We appreciate the opportunity to comment on the FDA’s proposed update to the requirements for the use of the “healthy” claim on food labels. While we are encouraged that the FDA is updating the guidelines to better fit current nutrition science, we hope the agency will consider our recommendations since they would improve the impact of the proposed guidance on public health.


  1.     CDC. Know Your Limit for Added Sugars. Centers for Disease Control and Prevention. Published November 28, 2021. Accessed February 13, 2023.
  2.     Dietary Guidelines for Americans, 2020-2025.
  3.     Rios-Leyvraz M, Montez J. Health Effects of the Use of Non-Sugar Sweeteners: A Systematic Review and Meta-Analysis. World Health Organization; 2022:210.
  4.     Artificial Sweeteners: Are They Helping You Lose Weight or Gain it? National Center for Health Research. Published November 2, 2020. Accessed February 15, 2023.
  5.     Hooper L, Martin N, Jimoh OF, Kirk C, Foster E, Abdelhamid AS. Reduction in saturated fat intake for cardiovascular disease. Cochrane Database Syst Rev. 2020;2020(5):CD011737. doi:10.1002/14651858.CD011737.pub2
  6.     Facts about polyunsaturated fats: MedlinePlus Medical Encyclopedia. Accessed February 14, 2023.

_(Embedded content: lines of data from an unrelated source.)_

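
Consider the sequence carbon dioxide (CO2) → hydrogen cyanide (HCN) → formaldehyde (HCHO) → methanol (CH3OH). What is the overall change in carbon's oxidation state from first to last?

Carbon oxidation states along the series — carbon dioxide: +4, hydrogen cyanide: +2, formaldehyde: 0, methanol: -2.
Net change = -2 − (+4) = -6.

-6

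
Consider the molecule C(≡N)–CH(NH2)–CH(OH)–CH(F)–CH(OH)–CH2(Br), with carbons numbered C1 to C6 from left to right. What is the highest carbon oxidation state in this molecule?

Count +1 for every bond to an atom more electronegative than carbon and −1 for every bond to one less electronegative; C–C bonds are 0. Tallying each carbon:
C1: 1C, 3N → 0 + 3 = +3
C2: 2C, 1H, 1N → 0 − 1 + 1 = 0
C3: 2C, 1H, 1O → 0 − 1 + 1 = 0
C4: 2C, 1H, 1F → 0 − 1 + 1 = 0
C5: 2C, 1H, 1O → 0 − 1 + 1 = 0
C6: 1C, 2H, 1Br → 0 − 2 + 1 = -1
The highest value is +3.

+3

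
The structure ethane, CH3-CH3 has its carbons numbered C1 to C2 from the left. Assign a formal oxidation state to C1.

Each bond to a more electronegative atom (O, N, halogen) counts +1, each bond to a less electronegative atom (H, metal, B, Si) counts −1, and each C–C bond counts 0.
C1 has one bond to H (-1), one bond to H (-1), one bond to H (-1), one bond to C (0).
Oxidation state = -1 − 1 − 1 + 0 = -3.

-3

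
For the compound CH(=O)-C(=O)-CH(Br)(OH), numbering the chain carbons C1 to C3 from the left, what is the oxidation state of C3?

C3 has one bond to C (0), one bond to Br (+1), one bond to H (-1), one bond to O (+1).
Oxidation state = 0 + 1 − 1 + 1 = +1.

+1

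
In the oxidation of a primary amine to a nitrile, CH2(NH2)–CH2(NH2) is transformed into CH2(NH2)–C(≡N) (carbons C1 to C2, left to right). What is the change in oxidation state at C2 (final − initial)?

Before: C2 has 1 bond to C, 2 bonds to H, 1 bond to N → oxidation state -1.
After: C2 has 1 bond to C, 3 bonds to N → oxidation state +3.
Δ = +3 − (-1) = +4, so this is an oxidation at C2.

+4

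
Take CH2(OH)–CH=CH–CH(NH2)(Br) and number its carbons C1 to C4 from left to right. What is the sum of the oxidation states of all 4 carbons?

-2

Tallying each carbon's bonds:
C1: 1C, 2H, 1O → 0 − 2 + 1 = -1
C2: 3C, 1H → 0 − 1 = -1
C3: 3C, 1H → 0 − 1 = -1
C4: 1C, 1H, 1N, 1Br → 0 − 1 + 1 + 1 = +1
Sum = -1 − 1 − 1 + 1 = -2.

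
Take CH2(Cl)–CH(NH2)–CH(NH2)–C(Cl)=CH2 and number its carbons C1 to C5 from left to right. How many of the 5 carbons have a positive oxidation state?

Tallying each carbon's bonds:
C1: 1C, 2H, 1Cl → 0 − 2 + 1 = -1
C2: 2C, 1H, 1N → 0 − 1 + 1 = 0
C3: 2C, 1H, 1N → 0 − 1 + 1 = 0
C4: 3C, 1Cl → 0 + 1 = +1
C5: 2C, 2H → 0 − 2 = -2
1 carbon (C4) meets the condition.

1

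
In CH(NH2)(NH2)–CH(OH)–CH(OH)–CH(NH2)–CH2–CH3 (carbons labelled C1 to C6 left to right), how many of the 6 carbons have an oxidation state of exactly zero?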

  7.     Fox N. The Many Health Risks of Processed Foods. LHSFNA. Published April 1, 2019. Accessed February 14, 2023.
  8.     How Processed Foods Wreak Havoc on Your Health. Accessed February 14, 2023.
  9.     Fiolet T, Srour B, Sellem L, et al. Consumption of ultra-processed foods and cancer risk: results from NutriNet-Santé prospective cohort. BMJ. Published online February 14, 2018:k322. doi:10.1136/bmj.k322
  10.   Monteiro CA, Cannon G, Moubarac JC, Levy RB, Louzada MLC, Jaime PC. The UN Decade of Nutrition, the NOVA food classification and the trouble with ultra-processing. Public Health Nutrition. 2018;21(1):5-17. doi:10.1017/S1368980017000234
  11.   Are Processed Red Meats More Unhealthy than Other Red Meats? What About Other Processed Foods? National Center for Health Research. Published May 25, 2018. Accessed February 15, 2023.